Arne estudió con atención la necrológica del periódico y arrugó la nariz. Tal como barruntaba. Habían elegido un osito como ilustración, una falta de respeto que lo disgustaba de verdad. Una necrológica debía contener los símbolos de la Iglesia cristiana y nada más. Un osito era, sencillamente, ajeno a Dios. Pero no esperaba otra cosa. Su hijo había sido una decepción de principio a fin y nada de lo que hiciera podía sorprenderlo ya. Era una lástima y una vergüenza que una persona tan piadosa como él tuviese un hijo capaz de apartarse tanto del camino recto. Alguna gente que no entendía nada había intentado conducirlos a la reconciliación. Le decían que, por lo que sabían, su hijo era un hombre bueno e inteligente y tenía una profesión honorable, médico y todo lo demás. La mayoría de las que acudían a su puerta con aquel cuento eran mujeres, claro. Los hombres sí que sabían no pronunciarse sobre otro hombre al que no conocían de nada. Claro que estaba de acuerdo en que su hijo se había buscado una buena profesión y parecía hacerlo bien, pero si no llevaba a Dios en su corazón, eso no tenía la menor importancia.

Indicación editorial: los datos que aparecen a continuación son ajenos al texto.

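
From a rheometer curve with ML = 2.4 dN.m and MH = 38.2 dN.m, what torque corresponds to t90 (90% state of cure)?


M90 = ML + 0.9 * (MH - ML)
M90 = 2.4 + 0.9 * (38.2 - 2.4)
M90 = 2.4 + 0.9 * 35.8
M90 = 34.62 dN.m

34.62 dN.m


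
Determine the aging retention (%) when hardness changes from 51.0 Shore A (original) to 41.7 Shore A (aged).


Retention = aged / original * 100
= 41.7 / 51.0 * 100
= 81.8%

81.8%


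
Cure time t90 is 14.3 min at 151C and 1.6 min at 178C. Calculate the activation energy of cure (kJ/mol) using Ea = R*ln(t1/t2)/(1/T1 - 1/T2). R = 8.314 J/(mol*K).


T1 = 424.15 K, T2 = 451.15 K
1/T1 - 1/T2 = 1.4110e-04
ln(t1/t2) = ln(14.3/1.6) = 2.1903
Ea = 8.314 * 2.1903 / 1.4110e-04 = 129056.9953 J/mol
Ea = 129.06 kJ/mol

129.06 kJ/mol


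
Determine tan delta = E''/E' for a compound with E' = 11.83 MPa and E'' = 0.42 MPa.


tan delta = E'' / E'
= 0.42 / 11.83
= 0.0355

tan delta = 0.0355


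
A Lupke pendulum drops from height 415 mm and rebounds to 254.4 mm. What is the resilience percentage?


Resilience = h_rebound / h_drop * 100
= 254.4 / 415 * 100
= 61.3%

61.3%


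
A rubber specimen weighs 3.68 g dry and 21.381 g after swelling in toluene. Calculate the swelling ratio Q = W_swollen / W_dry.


Q = W_swollen / W_dry
Q = 21.381 / 3.68
Q = 5.81

Q = 5.81


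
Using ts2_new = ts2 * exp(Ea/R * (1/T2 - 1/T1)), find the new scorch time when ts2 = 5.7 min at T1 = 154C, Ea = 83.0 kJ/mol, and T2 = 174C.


Convert temperatures: T1 = 154 + 273.15 = 427.15 K, T2 = 174 + 273.15 = 447.15 K
ts2_new = 5.7 * exp(83000 / 8.314 * (1/447.15 - 1/427.15))
1/T2 - 1/T1 = -1.0471e-04
ts2_new = 2.0 min

2.0 min


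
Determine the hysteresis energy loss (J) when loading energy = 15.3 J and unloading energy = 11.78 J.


Hysteresis loss = loading - unloading
= 15.3 - 11.78
= 3.52 J

3.52 J


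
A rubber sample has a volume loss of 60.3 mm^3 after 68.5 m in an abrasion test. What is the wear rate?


Rate = volume_loss / distance
= 60.3 / 68.5
= 0.88 mm^3/m

0.88 mm^3/m


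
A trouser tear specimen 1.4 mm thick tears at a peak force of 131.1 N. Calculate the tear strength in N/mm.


Tear strength = force / thickness
= 131.1 / 1.4
= 93.64 N/mm

93.64 N/mm


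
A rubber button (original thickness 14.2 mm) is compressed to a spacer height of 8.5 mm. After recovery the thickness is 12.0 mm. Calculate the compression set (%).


CS = (t0 - recovered) / (t0 - ts) * 100
= (14.2 - 12.0) / (14.2 - 8.5) * 100
= 2.2 / 5.7 * 100
= 38.6%

38.6%


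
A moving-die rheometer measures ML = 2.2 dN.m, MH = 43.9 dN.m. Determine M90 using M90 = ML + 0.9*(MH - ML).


M90 = ML + 0.9 * (MH - ML)
M90 = 2.2 + 0.9 * (43.9 - 2.2)
M90 = 2.2 + 0.9 * 41.7
M90 = 39.73 dN.m

39.73 dN.m


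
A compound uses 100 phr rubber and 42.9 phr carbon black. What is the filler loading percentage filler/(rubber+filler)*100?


Filler % = filler / (rubber + filler) * 100
= 42.9 / (100 + 42.9) * 100
= 42.9 / 142.9 * 100
= 30.02%

30.02%


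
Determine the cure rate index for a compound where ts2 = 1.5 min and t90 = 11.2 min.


CRI = 100 / (t90 - ts2)
= 100 / (11.2 - 1.5)
= 100 / 9.7
= 10.31 min^-1

10.31 min^-1


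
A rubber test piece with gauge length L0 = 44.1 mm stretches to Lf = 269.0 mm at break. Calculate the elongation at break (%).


Elongation = (Lf - L0) / L0 * 100
= (269.0 - 44.1) / 44.1 * 100
= 224.9 / 44.1 * 100
= 510.0%

510.0%


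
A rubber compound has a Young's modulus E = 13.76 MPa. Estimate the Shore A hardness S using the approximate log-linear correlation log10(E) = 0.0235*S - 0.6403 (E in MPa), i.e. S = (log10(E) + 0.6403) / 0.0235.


log10(E) = 0.0235*S - 0.6403  =>  S = (log10(E) + 0.6403) / 0.0235
log10(13.76) = 1.138618
S = (1.138618 + 0.6403) / 0.0235 = 1.778918 / 0.0235
S = 75.7

Shore A = 75.7


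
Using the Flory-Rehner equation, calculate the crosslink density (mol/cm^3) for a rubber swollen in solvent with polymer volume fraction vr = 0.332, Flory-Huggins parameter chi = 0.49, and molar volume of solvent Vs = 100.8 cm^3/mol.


ln(1 - vr) = ln(1 - 0.332) = -0.4035
Numerator = -((-0.4035) + 0.332 + 0.49 * 0.332^2) = 0.0175
Denominator = 100.8 * (0.332^(1/3) - 0.332/2) = 53.0647
nu = 0.0175 / 53.0647 = 3.2898e-04 mol/cm^3

3.2898e-04 mol/cm^3


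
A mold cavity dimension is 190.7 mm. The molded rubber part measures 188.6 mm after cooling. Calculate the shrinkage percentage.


Shrinkage = (mold - part) / mold * 100
= (190.7 - 188.6) / 190.7 * 100
= 2.1 / 190.7 * 100
= 1.1%

1.1%


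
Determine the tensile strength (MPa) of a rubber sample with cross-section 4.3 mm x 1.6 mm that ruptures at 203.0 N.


Area = width * thickness = 4.3 * 1.6 = 6.88 mm^2
TS = force / area = 203.0 / 6.88 = 29.51 MPa

29.51 MPa


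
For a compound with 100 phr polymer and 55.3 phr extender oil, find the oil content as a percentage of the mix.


Oil % = oil / (100 + oil) * 100
= 55.3 / (100 + 55.3) * 100
= 55.3 / 155.3 * 100
= 35.61%

35.61%


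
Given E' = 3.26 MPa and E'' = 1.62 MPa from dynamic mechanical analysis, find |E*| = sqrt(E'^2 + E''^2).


|E*| = sqrt(E'^2 + E''^2)
= sqrt(3.26^2 + 1.62^2)
= sqrt(10.6276 + 2.6244)
= 3.64 MPa

3.64 MPa


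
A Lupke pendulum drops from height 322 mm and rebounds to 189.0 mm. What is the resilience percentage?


Resilience = h_rebound / h_drop * 100
= 189.0 / 322 * 100
= 58.7%

58.7%


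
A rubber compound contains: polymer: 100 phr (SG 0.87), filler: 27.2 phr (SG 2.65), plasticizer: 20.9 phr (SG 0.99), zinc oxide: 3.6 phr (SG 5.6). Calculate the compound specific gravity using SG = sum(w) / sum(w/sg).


Sum of weights = 151.7
Volume contributions:
  polymer: 100/0.87 = 114.9425
  filler: 27.2/2.65 = 10.2642
  plasticizer: 20.9/0.99 = 21.1111
  zinc oxide: 3.6/5.6 = 0.6429
Sum of volumes = 146.9606
SG = 151.7 / 146.9606 = 1.032

SG = 1.032


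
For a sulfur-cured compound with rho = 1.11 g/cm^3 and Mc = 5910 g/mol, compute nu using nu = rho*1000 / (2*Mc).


nu = rho * 1000 / (2 * Mc)
nu = 1.11 * 1000 / (2 * 5910)
nu = 1110.0 / 11820
nu = 0.0939 mol/L

0.0939 mol/L


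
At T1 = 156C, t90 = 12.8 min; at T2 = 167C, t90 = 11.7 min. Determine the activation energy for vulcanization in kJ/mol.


T1 = 429.15 K, T2 = 440.15 K
1/T1 - 1/T2 = 5.8235e-05
ln(t1/t2) = ln(12.8/11.7) = 0.0899
Ea = 8.314 * 0.0899 / 5.8235e-05 = 12828.4986 J/mol
Ea = 12.83 kJ/mol

12.83 kJ/mol


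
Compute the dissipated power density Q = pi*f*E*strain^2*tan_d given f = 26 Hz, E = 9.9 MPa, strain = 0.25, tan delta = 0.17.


Q = pi * f * E * strain^2 * tan_d
= pi * 26 * 9.9 * 0.25^2 * 0.17
= pi * 26 * 9.9 * 0.0625 * 0.17
= 8.5919

Q = 8.5919


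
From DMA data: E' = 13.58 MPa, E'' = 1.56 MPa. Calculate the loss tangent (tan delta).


tan delta = E'' / E'
= 1.56 / 13.58
= 0.1149

tan delta = 0.1149


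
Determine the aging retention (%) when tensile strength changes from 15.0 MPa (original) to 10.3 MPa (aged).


Retention = aged / original * 100
= 10.3 / 15.0 * 100
= 68.7%

68.7%


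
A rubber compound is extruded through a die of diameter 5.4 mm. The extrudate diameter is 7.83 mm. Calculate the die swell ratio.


Die swell ratio = D_extrudate / D_die
= 7.83 / 5.4
= 1.45

Die swell = 1.45


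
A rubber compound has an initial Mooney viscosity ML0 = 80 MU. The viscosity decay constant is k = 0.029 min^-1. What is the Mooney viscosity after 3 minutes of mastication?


ML = ML0 * exp(-k * t)
ML = 80 * exp(-0.029 * 3)
ML = 80 * 0.9167
ML = 73.33 MU

73.33 MU


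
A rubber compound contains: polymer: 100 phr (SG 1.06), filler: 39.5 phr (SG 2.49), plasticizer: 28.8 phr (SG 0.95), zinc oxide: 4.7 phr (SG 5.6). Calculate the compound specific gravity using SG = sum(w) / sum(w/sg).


Sum of weights = 173.0
Volume contributions:
  polymer: 100/1.06 = 94.3396
  filler: 39.5/2.49 = 15.8635
  plasticizer: 28.8/0.95 = 30.3158
  zinc oxide: 4.7/5.6 = 0.8393
Sum of volumes = 141.3582
SG = 173.0 / 141.3582 = 1.224

SG = 1.224


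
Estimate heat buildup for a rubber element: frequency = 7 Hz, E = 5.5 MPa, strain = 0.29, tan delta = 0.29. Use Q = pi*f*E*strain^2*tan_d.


Q = pi * f * E * strain^2 * tan_d
= pi * 7 * 5.5 * 0.29^2 * 0.29
= pi * 7 * 5.5 * 0.0841 * 0.29
= 2.9499

Q = 2.9499


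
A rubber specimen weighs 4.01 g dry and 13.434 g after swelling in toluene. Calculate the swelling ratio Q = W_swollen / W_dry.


Q = W_swollen / W_dry
Q = 13.434 / 4.01
Q = 3.35

Q = 3.35


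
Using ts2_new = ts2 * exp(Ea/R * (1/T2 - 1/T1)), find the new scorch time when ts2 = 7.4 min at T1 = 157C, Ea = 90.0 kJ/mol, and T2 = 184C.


Convert temperatures: T1 = 157 + 273.15 = 430.15 K, T2 = 184 + 273.15 = 457.15 K
ts2_new = 7.4 * exp(90000 / 8.314 * (1/457.15 - 1/430.15))
1/T2 - 1/T1 = -1.3730e-04
ts2_new = 1.67 min

1.67 min


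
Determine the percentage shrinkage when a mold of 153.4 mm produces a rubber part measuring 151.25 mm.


Shrinkage = (mold - part) / mold * 100
= (153.4 - 151.25) / 153.4 * 100
= 2.15 / 153.4 * 100
= 1.4%

1.4%


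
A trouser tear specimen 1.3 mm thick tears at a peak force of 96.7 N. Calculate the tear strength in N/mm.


Tear strength = force / thickness
= 96.7 / 1.3
= 74.38 N/mm

74.38 N/mm


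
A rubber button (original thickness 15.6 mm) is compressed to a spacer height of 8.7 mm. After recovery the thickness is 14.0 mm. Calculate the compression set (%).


CS = (t0 - recovered) / (t0 - ts) * 100
= (15.6 - 14.0) / (15.6 - 8.7) * 100
= 1.6 / 6.9 * 100
= 23.2%

23.2%


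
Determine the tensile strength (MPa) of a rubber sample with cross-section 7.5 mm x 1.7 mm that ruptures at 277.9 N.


Area = width * thickness = 7.5 * 1.7 = 12.75 mm^2
TS = force / area = 277.9 / 12.75 = 21.8 MPa

21.8 MPa


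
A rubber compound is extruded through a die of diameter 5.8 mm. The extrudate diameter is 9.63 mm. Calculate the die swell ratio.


Die swell ratio = D_extrudate / D_die
= 9.63 / 5.8
= 1.66

Die swell = 1.66


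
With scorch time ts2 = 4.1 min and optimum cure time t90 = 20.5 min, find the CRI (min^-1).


CRI = 100 / (t90 - ts2)
= 100 / (20.5 - 4.1)
= 100 / 16.4
= 6.1 min^-1

6.1 min^-1


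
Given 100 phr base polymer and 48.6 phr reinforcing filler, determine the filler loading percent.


Filler % = filler / (rubber + filler) * 100
= 48.6 / (100 + 48.6) * 100
= 48.6 / 148.6 * 100
= 32.71%

32.71%


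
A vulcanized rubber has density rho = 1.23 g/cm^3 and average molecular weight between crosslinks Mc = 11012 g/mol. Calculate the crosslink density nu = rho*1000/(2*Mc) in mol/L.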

El mayor sueño de Arne era tener un hijo que siguiese los pasos de su abuelo y se convirtiese en pastor. Por su parte, él tuvo que abandonar tal aspiración, puesto que su padre se bebió todo el dinero de su educación de sacerdote. A cambio, tuvo que conformarse con trabajar como sacristán en la iglesia. Al menos así podía frecuentar la casa de Dios.
Pero la iglesia había dejado de ser lo que fue. Antes era diferente. Entonces la gente sabía cuál era su sitio y le mostraba al pastor el debido respeto. Además, seguían la palabra de Schartau como mejor sabían y no se entregaban a aquello en que los sacerdotes de hoy parecían encontrar tanto placer: bailes, música y vivir en pareja antes de casarse, por mencionar sólo algunas barbaridades. Pero lo que más le costaba aceptar era que las faldas tuviesen ahora derecho a representar a Dios en la tierra. Sencillamente, no alcanzaba a entenderlo. En la Biblia no podía decirlo más claro: «La mujer debe guardar silencio en la misa». ¿Hay algo que discutir al respecto? Las mujeres no tenían nada que hacer en el sacerdocio. Podían resultar un gran apoyo como esposas de sacerdotes o incluso como diáconos, pero, por lo demás, su obligación era guardar silencio. Fue una época tristísima cuando la mujer aquélla se hizo con la iglesia de Fjällbacka. Se veía obligado a ir a misa en Kville los domingos y se negó a acudir al trabajo. Le costó caro, pero valió la pena. Ahora aquel espanto ya había pasado y, aunque el nuevo pastor resultaba demasiado moderno para su gusto, al menos era un hombre. Ya sólo faltaba procurar que la directora del coro se convirtiese también en un capítulo transitorio en la historia de la iglesia de Fjällbacka. En fin, una directora de coro no era tan grave como una pastora, pero aun así.